If we imagine that in a city like Chicago, in an area of significant disorder, there could be 20 different gangs or subcultures that exist, and each has its territory, its racial identity or an idiosyncrasy that it connects with. If we zoom out of this city, we can see the movement of the different gangs or subcultures, where each individual goes, whom they talk with, where they eat and the crimes they commit. If one followed this for long enough, one might see interesting patterns of behaviour that give the perception of the city to that of a living organism, a view that sociologist Robert E. Park (1925) writes about. From Parks's view of city groups such as gangs or subcultures, I would like to differentiate the negative delinquency view of subcultures from that of a socially supportive response to city life. That manifest in inner compulsion in the few that people flocked to find solidarity against the civilising demands of urban life.
Park saw the city as a manifestation of human nature that created pockets of different milieus for the socialisation of social groups with different moral views. In a time of industrialisation, Park refers to as ‘Vocational’ types in the city (such as ‘shop assistants’ and ‘stock exchange speculators’) people who achieved their social solidarity through the tasks they carry out (Park, 1925). Some people did not find social solidarity in their actions. There were different types, in the city, eccentric, peculiar to themselves. For Park, a city is a place that enables extremes. People who complied with the norms of the industrial working structures placed on them and others felt restricted. The city for Park is a mixture of proximities between people on the one hand, and segregation on the other: Variety and arrangement, social instabilities and social planning: a kind of disorganised organisation (Gelder, 1997, p. 20). Polarising factors make up a city, and it’s different milieu’s and social groups that move through processes of forming and dissolving. Cities are not homogeneous places but are highly variable, differentiated, stratified, active, ever-changing ecologies (Gelder, 1997, p, 20). Park proposes that a city licenses difference, socially, culturally and morally (Gelder, 1997, p, 20).

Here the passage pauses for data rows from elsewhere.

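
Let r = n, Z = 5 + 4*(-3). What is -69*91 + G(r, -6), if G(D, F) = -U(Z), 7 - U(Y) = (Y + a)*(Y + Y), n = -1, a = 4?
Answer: -6244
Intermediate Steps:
Z = -7 (Z = 5 - 12 = -7)
r = -1
U(Y) = 7 - 2*Y*(4 + Y) (U(Y) = 7 - (Y + 4)*(Y + Y) = 7 - (4 + Y)*2*Y = 7 - 2*Y*(4 + Y))
G(D, F) = 35 (G(D, F) = -(7 - 8*(-7) - 2*(-7)**2) = -(7 + 56 - 2*49) = -(7 + 56 - 98) = -1*(-35) = 35)
-69*91 + G(r, -6) = -69*91 + 35 = -6279 + 35 = -6244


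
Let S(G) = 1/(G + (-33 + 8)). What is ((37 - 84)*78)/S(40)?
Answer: -54990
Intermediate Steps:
S(G) = 1/(-25 + G) (S(G) = 1/(G - 25) = 1/(-25 + G))
((37 - 84)*78)/S(40) = ((37 - 84)*78)/(1/(-25 + 40)) = (-47*78)/(1/15) = -3666/1/15 = -3666*15 = -54990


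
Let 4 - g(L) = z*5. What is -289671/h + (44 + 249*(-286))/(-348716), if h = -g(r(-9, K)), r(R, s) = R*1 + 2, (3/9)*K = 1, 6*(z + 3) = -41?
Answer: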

So as well as gangs forming out of necessity to survive due to social disorganisation, groups or individual views formed out of the civilising influences of urban life taking place in initiatives such as Hull house, that combatted the problems of delinquency in the community with disciplinary consequences. The disciplinary influences that come with urban living Park suggest produced, even though it tries to suppress, yearnings for something less restrained. “The very controls and inhibitions the city puts into place ‘emancipate’ wilder urges among ‘exceptional people’. The City enables these people to form their own like-minded ‘moral regions’: places in which ‘a divergent moral code prevails’, but which also constitutes a natural part of the city’s complex ecology” (Gelder, 1997, p. 20). In Gelder’s summary of Park, he describes an environment within cities in which subcultures evolve, differentiating them from gangs of delinquents. It is the exceptional people that Park refers to that are without themselves knowing it eccentric. Their actions of communication, drawing people together and questioning the status quo forms the subcultures. From this view, one can imagine a wide range of different social units in the city, involving different types of people that do not act delinquently that can be considered subcultures; it is possible to imagine the potential benefits of subcultures.